Bayesian optimisation (BO) uses probabilistic surrogate models - usually Gaussian processes (GPs) - for the optimisation of expensive black-box functions. At each BO iteration, the GP hyperparameters are fit to previously-evaluated data by maximising the marginal likelihood. However, this fails to account for uncertainty in the hyperparameters themselves, leading to overconfident model predictions. This uncertainty can be accounted for by taking the Bayesian approach of marginalising out the model hyperparameters. We investigate whether a fully-Bayesian treatment of the Gaussian process hyperparameters in BO (FBBO) leads to improved optimisation performance. Since an analytic approach is intractable, we compare FBBO using three approximate inference schemes to the maximum likelihood approach, using the Expected Improvement (EI) and Upper Confidence Bound (UCB) acquisition functions paired with ARD and isotropic Matern kernels, across 15 well-known benchmark problems for 4 observational noise settings.
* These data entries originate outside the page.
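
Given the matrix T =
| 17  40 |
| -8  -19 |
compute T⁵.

tr T = -2 and det T = -3, so the characteristic polynomial is λ² − (-2)λ + (-3) with roots 1 and -3.
Eigenvectors give P = [[5, -2], [-2, 1]] with P⁻¹ = [[1, 2], [2, 5]], and T = P·diag(1, -3)·P⁻¹.
Then T⁵ = P·diag(1, -243)·P⁻¹ = [[5, 486], [-2, -243]] · [[1, 2], [2, 5]] = [[977, 2440], [-488, -1219]].

[[977, 2440], [-488, -1219]]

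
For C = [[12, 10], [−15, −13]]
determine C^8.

tr C = −1 and det C = −6, so the characteristic polynomial is λ² − (−1)λ + (−6) with roots −3 and 2.
Eigenvectors give P = [[−2, −1], [3, 1]] with P⁻¹ = [[1, 1], [−3, −2]], and C = P·diag(−3, 2)·P⁻¹.
Then C^8 = P·diag(6561, 256)·P⁻¹ = [[−13122, −256], [19683, 256]] · [[1, 1], [−3, −2]] = [[−12354, −12610], [18915, 19171]].

[[−12354, −12610], [18915, 19171]]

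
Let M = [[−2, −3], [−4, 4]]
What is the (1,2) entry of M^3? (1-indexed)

M^2 = [[16, −6], [−8, 28]]
M^3 = [[−8, −72], [−96, 136]]

−72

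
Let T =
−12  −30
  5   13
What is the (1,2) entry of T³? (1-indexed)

−210

tr T = 1 and det T = −6, so the characteristic polynomial is λ² − (1)λ + (−6) with roots 3 and −2.
Eigenvectors give P = [[2, 3], [−1, −1]] with P⁻¹ = [[−1, −3], [1, 2]], and T = P·diag(3, −2)·P⁻¹.
Then T³ = P·diag(27, −8)·P⁻¹ = [[54, −24], [−27, 8]] · [[−1, −3], [1, 2]] = [[−78, −210], [35, 97]].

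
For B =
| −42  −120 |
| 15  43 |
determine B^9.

tr B = 1 and det B = −6, so the characteristic polynomial is λ² − (1)λ + (−6) with roots 3 and −2.
Eigenvectors give P = [[−8, 3], [3, −1]] with P⁻¹ = [[1, 3], [3, 8]], and B = P·diag(3, −2)·P⁻¹.
Then B^9 = P·diag(19683, −512)·P⁻¹ = [[−157464, −1536], [59049, 512]] · [[1, 3], [3, 8]] = [[−162072, −484680], [60585, 181243]].

[[−162072, −484680], [60585, 181243]]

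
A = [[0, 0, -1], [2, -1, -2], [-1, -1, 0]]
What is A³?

A² = [[1, 1, 0], [0, 3, 0], [-2, 1, 3]]
A³ = [[2, -1, -3], [6, -3, -6], [-1, -4, 0]]

[[2, -1, -3], [6, -3, -6], [-1, -4, 0]]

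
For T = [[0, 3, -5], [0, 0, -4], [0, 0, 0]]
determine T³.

[[0, 0, 0], [0, 0, 0], [0, 0, 0]]

T is strictly triangular, hence nilpotent: T³ = 0, so T³ = 0.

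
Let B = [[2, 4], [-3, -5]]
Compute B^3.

[[20, 28], [-21, -29]]

tr B = -3 and det B = 2, so the characteristic polynomial is λ² − (-3)λ + (2) with roots -1 and -2.
Eigenvectors give P = [[4, -1], [-3, 1]] with P⁻¹ = [[1, 1], [3, 4]], and B = P·diag(-1, -2)·P⁻¹.
Then B^3 = P·diag(-1, -8)·P⁻¹ = [[-4, 8], [3, -8]] · [[1, 1], [3, 4]] = [[20, 28], [-21, -29]].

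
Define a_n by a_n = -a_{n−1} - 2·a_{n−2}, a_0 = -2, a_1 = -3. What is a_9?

With companion matrix A = [[-1, -2], [1, 0]], [a_n, a_{n−1}]ᵀ = A·[a_{n−1}, a_{n−2}]ᵀ, so [a_9, a_8]ᵀ = A^8·[a_1, a_0]ᵀ.
A^8 = [[-17, -6], [3, -14]], giving [a_9, a_8]ᵀ = [[63], [19]].

63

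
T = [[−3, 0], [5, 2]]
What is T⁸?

[[6561, 0], [−6305, 256]]

tr T = −1 and det T = −6, so the characteristic polynomial is λ² − (−1)λ + (−6) with roots 2 and −3.
Eigenvectors give P = [[0, −1], [1, 1]] with P⁻¹ = [[1, 1], [−1, 0]], and T = P·diag(2, −3)·P⁻¹.
Then T⁸ = P·diag(256, 6561)·P⁻¹ = [[0, −6561], [256, 6561]] · [[1, 1], [−1, 0]] = [[6561, 0], [−6305, 256]].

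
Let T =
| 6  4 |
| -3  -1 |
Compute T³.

tr T = 5 and det T = 6, so the characteristic polynomial is λ² − (5)λ + (6) with roots 3 and 2.
Eigenvectors give P = [[4, 1], [-3, -1]] with P⁻¹ = [[1, 1], [-3, -4]], and T = P·diag(3, 2)·P⁻¹.
Then T³ = P·diag(27, 8)·P⁻¹ = [[108, 8], [-81, -8]] · [[1, 1], [-3, -4]] = [[84, 76], [-57, -49]].

[[84, 76], [-57, -49]]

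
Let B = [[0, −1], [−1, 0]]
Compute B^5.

[[0, −1], [−1, 0]]

B² = I (check: tr B = 0 and det B = −1), so B^5 = B since 5 is odd.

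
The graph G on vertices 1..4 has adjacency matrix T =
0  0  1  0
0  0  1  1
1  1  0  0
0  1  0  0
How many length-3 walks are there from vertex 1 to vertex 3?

The number of length-3 walks from vertex 1 to vertex 3 is entry (1,3) of T^3, where T is the adjacency matrix.
T^2 = [[1, 1, 0, 0], [1, 2, 0, 0], [0, 0, 2, 1], [0, 0, 1, 1]]
T^3 = [[0, 0, 2, 1], [0, 0, 3, 2], [2, 3, 0, 0], [1, 2, 0, 0]]

2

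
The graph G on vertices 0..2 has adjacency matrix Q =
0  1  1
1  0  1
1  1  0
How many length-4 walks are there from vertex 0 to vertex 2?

The number of length-4 walks from vertex 0 to vertex 2 is entry (0,2) of Q⁴, where Q is the adjacency matrix.
Q² = [[2, 1, 1], [1, 2, 1], [1, 1, 2]]
Q³ = [[2, 3, 3], [3, 2, 3], [3, 3, 2]]
Q⁴ = [[6, 5, 5], [5, 6, 5], [5, 5, 6]]

5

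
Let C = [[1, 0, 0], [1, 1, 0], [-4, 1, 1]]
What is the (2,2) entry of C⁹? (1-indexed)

1

C = I + N where N = [[0, 0, 0], [1, 0, 0], [-4, 1, 0]] is strictly lower-triangular, so N³ = 0.
(I + N)⁹ = I + 9·N + 36·N² = [[1, 0, 0], [9, 1, 0], [0, 9, 1]].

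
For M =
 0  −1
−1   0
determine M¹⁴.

[[1, 0], [0, 1]]

M² = I (check: tr M = 0 and det M = −1), so M¹⁴ = I since 14 is even.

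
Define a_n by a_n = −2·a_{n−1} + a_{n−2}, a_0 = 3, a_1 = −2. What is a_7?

With companion matrix T = [[−2, 1], [1, 0]], [a_n, a_{n−1}]ᵀ = T·[a_{n−1}, a_{n−2}]ᵀ, so [a_7, a_6]ᵀ = T⁶·[a_1, a_0]ᵀ.
T⁶ = [[169, −70], [−70, 29]], giving [a_7, a_6]ᵀ = [[−548], [227]].

−548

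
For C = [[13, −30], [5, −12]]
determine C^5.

tr C = 1 and det C = −6, so the characteristic polynomial is λ² − (1)λ + (−6) with roots −2 and 3.
Eigenvectors give P = [[2, 3], [1, 1]] with P⁻¹ = [[−1, 3], [1, −2]], and C = P·diag(−2, 3)·P⁻¹.
Then C^5 = P·diag(−32, 243)·P⁻¹ = [[−64, 729], [−32, 243]] · [[−1, 3], [1, −2]] = [[793, −1650], [275, −582]].

[[793, −1650], [275, −582]]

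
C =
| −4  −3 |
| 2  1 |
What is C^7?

tr C = −3 and det C = 2, so the characteristic polynomial is λ² − (−3)λ + (2) with roots −2 and −1.
Eigenvectors give P = [[3, −1], [−2, 1]] with P⁻¹ = [[1, 1], [2, 3]], and C = P·diag(−2, −1)·P⁻¹.
Then C^7 = P·diag(−128, −1)·P⁻¹ = [[−384, 1], [256, −1]] · [[1, 1], [2, 3]] = [[−382, −381], [254, 253]].

[[−382, −381], [254, 253]]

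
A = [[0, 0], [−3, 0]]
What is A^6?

A is strictly triangular, hence nilpotent: A^2 = 0, so A^6 = 0.

[[0, 0], [0, 0]]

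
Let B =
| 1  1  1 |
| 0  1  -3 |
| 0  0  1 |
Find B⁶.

B = I + N where N = [[0, 1, 1], [0, 0, -3], [0, 0, 0]] is strictly upper-triangular, so N³ = 0.
(I + N)⁶ = I + 6·N + 15·N² = [[1, 6, -39], [0, 1, -18], [0, 0, 1]].

[[1, 6, -39], [0, 1, -18], [0, 0, 1]]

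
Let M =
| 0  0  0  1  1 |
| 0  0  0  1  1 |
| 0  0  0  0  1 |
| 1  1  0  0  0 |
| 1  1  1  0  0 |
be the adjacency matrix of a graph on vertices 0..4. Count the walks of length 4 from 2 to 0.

5

The number of length-4 walks from vertex 2 to vertex 0 is entry (2,0) of M⁴, where M is the adjacency matrix.
M² = [[2, 2, 1, 0, 0], [2, 2, 1, 0, 0], [1, 1, 1, 0, 0], [0, 0, 0, 2, 2], [0, 0, 0, 2, 3]]
M³ = [[0, 0, 0, 4, 5], [0, 0, 0, 4, 5], [0, 0, 0, 2, 3], [4, 4, 2, 0, 0], [5, 5, 3, 0, 0]]
M⁴ = [[9, 9, 5, 0, 0], [9, 9, 5, 0, 0], [5, 5, 3, 0, 0], [0, 0, 0, 8, 10], [0, 0, 0, 10, 13]]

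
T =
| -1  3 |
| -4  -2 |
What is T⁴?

[[13, 171], [-228, -44]]

T² = [[-11, -9], [12, -8]]
T³ = [[47, -15], [20, 52]]
T⁴ = [[13, 171], [-228, -44]]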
FBBO using EI with an ARD kernel leads to the best performance in the noise-free setting, with much less difference between combinations of BO components when the noise is increased. FBBO leads to over-exploration with UCB, but is not detrimental with EI. Therefore, we recommend that FBBO using EI with an ARD kernel as the default choice for BO.

翻译：贝叶斯优化 (BO) 使用概率替代模型(通常是高斯进程(GPs) ) 来优化昂贵黑盒功能。 在BO 的每一次循环中, GP 超参数都适合先前评估的数据, 使边际可能性最大化。 但是, 这不能说明超参数本身的不确定性, 导致过度信任模型预测。 这种不确定性可以通过采取巴伊西亚方法将模型超参数边缘化来解释。 我们调查在BO( FBBO) 中对高山进程超参数进行完全的巴耶斯处理是否导致优化性能的改善。 由于分析方法非常复杂, 我们用三种近似推导法将FBBO与最大可能性方法进行比较, 使用预期改进(EI) 和高信任模型(UCB) 获得功能, 与ARD和偏向偏差(I) 15个众所周知的基准问题。 使用EBO 与 EI 和 EBEO 相比, 与 EBI 和 EB BO 混合, 与E-B 与 EB 不同,, 与E-B 与E- BO 的 将 与E-B 与E- BI 的 的 的更低的混合比。